Ove’s downright meanness wasn’t always funny. I know some people similar to Ove, and being around them isn’t fun. I did sometimes feel like his negativity was played to the extremes for comedy’s sake, which didn’t always work for me. I preferred his subtle eccentricities rather than the outrageous acts like hitting a clown, yelling at people trying to do their job because of his own ignorance, refusing to help a dying cat that was within help, or locking a journalist in a garage (though the latter was kinda funny). But I think leaving out these outrageously contrived bits would have made Ove more endearing, and it would’ve made more sense to me why Parvaneh, the new nextdoor neighbor, got so attached to him.
Some things that didn’t make sense to me:
- Ove’s mailbox got crushed close to the beginning of the novel, and over halfway through the book, he still hadn’t fixed it. With Ove’s fix-it-yourself-or-you’re-a-dud attitude and his pathological need for order and efficiency, it didn’t make sense to me why he didn’t fix his mailbox immediately. The plot point was used to introduce the mailboy, but it didn’t fit with Ove’s character.
- The book made him seem at least a decade older than 59. Revealing his age was definitely jarring for me. I understand everyone ages differently, but the age just didn’t fit.

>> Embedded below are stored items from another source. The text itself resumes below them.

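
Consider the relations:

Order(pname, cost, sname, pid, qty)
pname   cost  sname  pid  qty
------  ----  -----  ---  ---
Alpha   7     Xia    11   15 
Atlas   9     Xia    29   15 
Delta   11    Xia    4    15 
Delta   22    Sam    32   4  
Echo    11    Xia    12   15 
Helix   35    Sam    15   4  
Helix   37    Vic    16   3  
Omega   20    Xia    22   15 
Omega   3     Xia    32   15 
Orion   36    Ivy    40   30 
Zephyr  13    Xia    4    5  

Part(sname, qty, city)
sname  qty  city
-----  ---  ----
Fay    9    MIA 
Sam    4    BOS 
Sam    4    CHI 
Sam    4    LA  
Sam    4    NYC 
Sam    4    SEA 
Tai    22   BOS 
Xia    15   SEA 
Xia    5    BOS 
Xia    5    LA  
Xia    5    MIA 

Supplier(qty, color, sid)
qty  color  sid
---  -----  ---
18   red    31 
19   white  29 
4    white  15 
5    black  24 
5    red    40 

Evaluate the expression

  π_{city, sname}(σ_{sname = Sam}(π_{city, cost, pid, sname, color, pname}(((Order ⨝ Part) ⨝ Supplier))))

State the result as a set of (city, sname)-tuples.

Order ⋈ Part (natural join on sname, qty): {(Alpha, 7, Xia, 11, 15, SEA), (Atlas, 9, Xia, 29, 15, SEA), (Delta, 11, Xia, 4, 15, SEA), (Delta, 22, Sam, 32, 4, BOS), (Delta, 22, Sam, 32, 4, CHI), (Delta, 22, Sam, 32, 4, LA), (Delta, 22, Sam, 32, 4, NYC), (Delta, 22, Sam, 32, 4, SEA), (Echo, 11, Xia, 12, 15, SEA), (Helix, 35, Sam, 15, 4, BOS), (Helix, 35, Sam, 15, 4, CHI), (Helix, 35, Sam, 15, 4, LA), (Helix, 35, Sam, 15, 4, NYC), (Helix, 35, Sam, 15, 4, SEA), (Omega, 20, Xia, 22, 15, SEA), (Omega, 3, Xia, 32, 15, SEA), (Zephyr, 13, Xia, 4, 5, BOS), (Zephyr, 13, Xia, 4, 5, LA), (Zephyr, 13, Xia, 4, 5, MIA)}
(Order ⨝ Part) ⋈ Supplier (natural join on qty): {(Delta, 22, Sam, 32, 4, BOS, white, 15), (Delta, 22, Sam, 32, 4, CHI, white, 15), (Delta, 22, Sam, 32, 4, LA, white, 15), (Delta, 22, Sam, 32, 4, NYC, white, 15), (Delta, 22, Sam, 32, 4, SEA, white, 15), (Helix, 35, Sam, 15, 4, BOS, white, 15), (Helix, 35, Sam, 15, 4, CHI, white, 15), (Helix, 35, Sam, 15, 4, LA, white, 15), (Helix, 35, Sam, 15, 4, NYC, white, 15), (Helix, 35, Sam, 15, 4, SEA, white, 15), (Zephyr, 13, Xia, 4, 5, BOS, black, 24), (Zephyr, 13, Xia, 4, 5, BOS, red, 40), (Zephyr, 13, Xia, 4, 5, LA, black, 24), (Zephyr, 13, Xia, 4, 5, LA, red, 40), (Zephyr, 13, Xia, 4, 5, MIA, black, 24), (Zephyr, 13, Xia, 4, 5, MIA, red, 40)}
Keep only column(s) city, cost, pid, sname, color, pname: {(BOS, 13, 4, Xia, black, Zephyr), (BOS, 13, 4, Xia, red, Zephyr), (BOS, 22, 32, Sam, white, Delta), (BOS, 35, 15, Sam, white, Helix), (CHI, 22, 32, Sam, white, Delta), (CHI, 35, 15, Sam, white, Helix), (LA, 13, 4, Xia, black, Zephyr), (LA, 13, 4, Xia, red, Zephyr), (LA, 22, 32, Sam, white, Delta), (LA, 35, 15, Sam, white, Helix), (MIA, 13, 4, Xia, black, Zephyr), (MIA, 13, 4, Xia, red, Zephyr), (NYC, 22, 32, Sam, white, Delta), (NYC, 35, 15, Sam, white, Helix), (SEA, 22, 32, Sam, white, Delta), (SEA, 35, 15, Sam, white, Helix)}
σ[sname = Sam]: keep tuples satisfying sname = Sam → {(BOS, 22, 32, Sam, white, Delta), (BOS, 35, 15, Sam, white, Helix), (CHI, 22, 32, Sam, white, Delta), (CHI, 35, 15, Sam, white, Helix), (LA, 22, 32, Sam, white, Delta), (LA, 35, 15, Sam, white, Helix), (NYC, 22, 32, Sam, white, Delta), (NYC, 35, 15, Sam, white, Helix), (SEA, 22, 32, Sam, white, Delta), (SEA, 35, 15, Sam, white, Helix)}
Keep only column(s) city, sname (5 duplicate(s) eliminated): {(BOS, Sam), (CHI, Sam), (LA, Sam), (NYC, Sam), (SEA, Sam)}

{(BOS, Sam), (CHI, Sam), (LA, Sam), (NYC, Sam), (SEA, Sam)}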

- The novel was structured with flashbacks, and I often found it difficult to reconcile the younger Ove with the older Ove, since they sometimes seemed like two different people. Although the author explained why and how Ove became the way he is as the flashbacks progressed and it increasingly made more sense to me, it was still enough of an obstruction that took me out of the flow of the story. I think this is a fault of mine rather than a fault of the story or character development.
Again I feel as though my review is more negative than my general feeling toward the novel. I really did appreciate the story, enjoyed all the characters (most of the time), and thought the majority was charming, heartwarming fun. I don’t think the story will stick with me, though.